8 London 2014 IPOs to remember


Date: 17 March

Although the company was initially valued at £750m, with shares offered at 300p, shares immediately climbed in demand, reaching a shocking 358p within less than an hour of its first day as a public company.

Poundland restricted its float to big London Institutions and the demand from investors led JP Morgan and Credit Suisse, to cover the book by more than 15 times.

The IPO reduced the £200m stake owned by private equity firm Warburg Pincus, who reduced its stake to just over 30 per cent of the shares. The company also delivered 19 per cent premium to its investors in early trading.

CEO Jim McCarthy said: ‘We look forward to continuing to deliver, as a listed company, Poundland’s mission to provide our customers with amazing value every day.’

Pets At Home

Date: 17 March

Unfortunately, this has been dubbed as one of the worst performing IPOs in 2014. This could be because it floated on the same day as Poundland, which was an astonishing success.

Pets At Home was valued at £1.2m. It’s shares were initially listed at 245p, but fell by four per cent almost immediately, reaching 236p within an hour and ending at 225p by the end of first day.

Pets at Home, which raised £280m towards paying debt, claimed to have a 12 per cent share of its market and more stores than its five biggest rivals combined.
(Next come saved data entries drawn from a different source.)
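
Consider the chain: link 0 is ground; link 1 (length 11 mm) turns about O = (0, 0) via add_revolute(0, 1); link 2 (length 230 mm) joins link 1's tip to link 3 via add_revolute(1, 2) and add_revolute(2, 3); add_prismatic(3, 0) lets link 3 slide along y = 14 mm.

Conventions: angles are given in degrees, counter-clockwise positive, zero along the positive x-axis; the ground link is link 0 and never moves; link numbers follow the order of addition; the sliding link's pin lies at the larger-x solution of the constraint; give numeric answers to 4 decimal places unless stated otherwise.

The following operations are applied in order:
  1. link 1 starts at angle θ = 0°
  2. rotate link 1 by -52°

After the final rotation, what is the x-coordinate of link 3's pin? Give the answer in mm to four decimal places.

geometry: r = 11 mm, L = 230 mm, e = 14 mm; θ starts at 0°
rotate link 1 by -52°: θ ← 0° -52° = -52°
crank pin P = (r cos θ, r sin θ) = (6.772276, -8.668118)
h = r sin θ − e = -8.668118 − 14 = -22.668118
x = r cos θ + √(L² − h²) = 6.772276 + 228.880223 = 235.652499

235.6525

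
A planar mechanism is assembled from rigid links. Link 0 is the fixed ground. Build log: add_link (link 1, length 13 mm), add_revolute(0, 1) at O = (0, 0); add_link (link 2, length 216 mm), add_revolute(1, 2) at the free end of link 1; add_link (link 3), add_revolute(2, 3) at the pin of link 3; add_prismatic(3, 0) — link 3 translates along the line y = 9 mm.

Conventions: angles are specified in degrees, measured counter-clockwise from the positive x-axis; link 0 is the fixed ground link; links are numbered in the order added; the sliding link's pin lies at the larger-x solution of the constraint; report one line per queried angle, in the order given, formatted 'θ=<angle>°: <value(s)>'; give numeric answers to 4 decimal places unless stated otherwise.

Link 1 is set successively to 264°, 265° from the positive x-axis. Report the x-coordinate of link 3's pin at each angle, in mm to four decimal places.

geometry: r = 13 mm, L = 216 mm, e = 9 mm
θ=264°: crank pin P = (r cos θ, r sin θ) = (-1.358870, -12.928785)
θ=264°: h = r sin θ − e = -12.928785 − 9 = -21.928785
θ=264°: x = r cos θ + √(L² − h²) = -1.358870 + 214.883988 = 213.525118
θ=265°: crank pin P = (r cos θ, r sin θ) = (-1.133025, -12.950531)
θ=265°: h = r sin θ − e = -12.950531 − 9 = -21.950531
θ=265°: x = r cos θ + √(L² − h²) = -1.133025 + 214.881768 = 213.748743

θ=264°: 213.5251
θ=265°: 213.7487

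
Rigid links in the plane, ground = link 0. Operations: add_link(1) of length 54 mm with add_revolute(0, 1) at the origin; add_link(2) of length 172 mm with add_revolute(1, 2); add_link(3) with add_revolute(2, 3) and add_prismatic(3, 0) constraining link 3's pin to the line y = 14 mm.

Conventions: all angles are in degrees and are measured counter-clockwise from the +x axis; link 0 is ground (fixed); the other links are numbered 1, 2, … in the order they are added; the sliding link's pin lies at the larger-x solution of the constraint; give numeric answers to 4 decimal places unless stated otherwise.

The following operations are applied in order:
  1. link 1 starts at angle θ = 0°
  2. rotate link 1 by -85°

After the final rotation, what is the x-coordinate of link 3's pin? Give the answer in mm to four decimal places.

geometry: r = 54 mm, L = 172 mm, e = 14 mm; θ starts at 0°
rotate link 1 by -85°: θ ← 0° -85° = -85°
crank pin P = (r cos θ, r sin θ) = (4.706410, -53.794514)
h = r sin θ − e = -53.794514 − 14 = -67.794514
x = r cos θ + √(L² − h²) = 4.706410 + 158.075627 = 162.782037

162.7820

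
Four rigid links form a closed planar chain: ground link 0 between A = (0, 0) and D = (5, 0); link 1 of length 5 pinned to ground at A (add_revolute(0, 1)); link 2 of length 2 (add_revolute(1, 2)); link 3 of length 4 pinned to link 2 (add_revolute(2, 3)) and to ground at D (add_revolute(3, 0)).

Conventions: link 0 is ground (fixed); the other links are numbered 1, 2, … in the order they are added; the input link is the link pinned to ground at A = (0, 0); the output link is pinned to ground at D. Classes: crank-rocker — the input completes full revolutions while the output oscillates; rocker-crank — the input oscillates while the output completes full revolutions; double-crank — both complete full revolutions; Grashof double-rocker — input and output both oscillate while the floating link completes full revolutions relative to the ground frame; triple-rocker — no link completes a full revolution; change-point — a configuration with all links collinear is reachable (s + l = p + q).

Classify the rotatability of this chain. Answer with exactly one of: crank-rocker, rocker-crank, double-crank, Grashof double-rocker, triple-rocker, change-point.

lengths: ground=5, input=5, coupler=2, output=4
sorted: s=2 (shortest), l=5 (longest), p+q=9
s + l = 7 vs p + q = 9
s + l < p + q (Grashof) with shortest = coupler link → Grashof double-rocker

Grashof double-rocker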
At the time, when shares in Pets At Home increased to 182p following the trading update, CEO Nick Wood commented: “I can’t control that. In the long-term the share price will reflect our strength of our proposition. This is all new to us. One of things I have learnt is that as a public company you have to be constantly telling the story.
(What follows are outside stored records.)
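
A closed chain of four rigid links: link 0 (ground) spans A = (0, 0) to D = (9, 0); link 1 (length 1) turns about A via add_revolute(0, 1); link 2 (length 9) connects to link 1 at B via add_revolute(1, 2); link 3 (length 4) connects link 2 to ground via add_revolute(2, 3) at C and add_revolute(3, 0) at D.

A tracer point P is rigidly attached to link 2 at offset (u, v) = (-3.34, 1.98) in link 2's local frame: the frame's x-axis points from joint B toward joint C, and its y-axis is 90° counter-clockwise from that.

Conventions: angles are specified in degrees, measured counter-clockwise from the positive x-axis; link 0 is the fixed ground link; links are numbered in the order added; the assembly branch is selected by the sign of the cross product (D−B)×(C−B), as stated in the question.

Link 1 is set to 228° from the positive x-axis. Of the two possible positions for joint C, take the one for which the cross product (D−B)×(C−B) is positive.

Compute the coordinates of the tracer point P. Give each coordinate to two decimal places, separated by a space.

A=(0,0), D=(9.00,0)
B = A + 1.00·(cos228°, sin228°) = (-0.6691, -0.7431)
|BD| = 9.6976
circle(B,9.00) ∩ circle(D,4.00): a=8.2002, h=3.7091
  candidates: C₊=(7.2227,3.5834) cross=35.970; C₋=(7.7911,-3.8130) cross=-35.970
  branch + wants cross > 0 → take C=(7.2227,3.5834) (cross=35.970)
ex = (C−B)/|BC| = (0.8769,0.4807); ey = (-0.4807,0.8769)
P = B + -3.34·ex + 1.98·ey = (-4.5497,-0.6126)

-4.55 -0.61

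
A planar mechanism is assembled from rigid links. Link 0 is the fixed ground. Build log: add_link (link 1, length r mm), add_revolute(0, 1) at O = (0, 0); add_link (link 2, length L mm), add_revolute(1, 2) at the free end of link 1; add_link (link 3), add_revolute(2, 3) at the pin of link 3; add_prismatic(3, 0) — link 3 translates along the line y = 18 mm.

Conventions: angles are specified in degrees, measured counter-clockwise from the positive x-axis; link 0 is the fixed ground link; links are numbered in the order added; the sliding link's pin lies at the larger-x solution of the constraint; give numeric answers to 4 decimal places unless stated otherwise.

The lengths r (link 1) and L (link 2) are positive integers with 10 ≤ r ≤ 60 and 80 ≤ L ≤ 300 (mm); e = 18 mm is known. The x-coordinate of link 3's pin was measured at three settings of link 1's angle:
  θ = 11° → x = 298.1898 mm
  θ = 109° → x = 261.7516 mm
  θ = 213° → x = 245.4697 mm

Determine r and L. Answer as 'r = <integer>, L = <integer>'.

constraint per measurement: (x − r cos θ)² + (r sin θ − e)² = L²
subtracting the θ₁ and θ₂ equations cancels the r² and L² terms:
r = (x₁² − x₂²) / (2[(x₁cos θ₁ + e sin θ₁) − (x₂cos θ₂ + e sin θ₂)]) = 28.0000 → r = 28
L² = (x₁ − r cos θ₁)² + (r sin θ₁ − e)² = 73440.9934 → L = 271.0000 → L = 271
check at θ₃=213°: x = 245.4697 (printed 245.4697) ✓

r = 28, L = 271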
“We believe in what we are doing. I think we have a growth a growth opportunity.”


Date: 14 March

In its first day of trading, Boohoo.com shares rose 70 per cent after stock price increased from its initial 50p to 85p, valuing the business at £870m. This was a substantial increase from its estimated £560m.

The company had already secured £300m from investors in a share placing secured ahead of its listing on the London stock market though.

Boohoo.com explained that while £240m would be placed aside to pay off loans, £50m will be used to finance its expansion plans.

Nick Cowles, FD at Zeus Capital, which advised Boohoo on its IPO, said: “This has been the second largest corporate IPO on the AIM market since its launch in 1995. The £300m placing will provide the business with the required resources for its international expansion plans and has enabled a partial exit for its founding shareholders.

“This shows that confidence has undoubtedly returned to the market with significant capital being deployed for opportunities with an interesting story, a strong management team and strategy for growth.”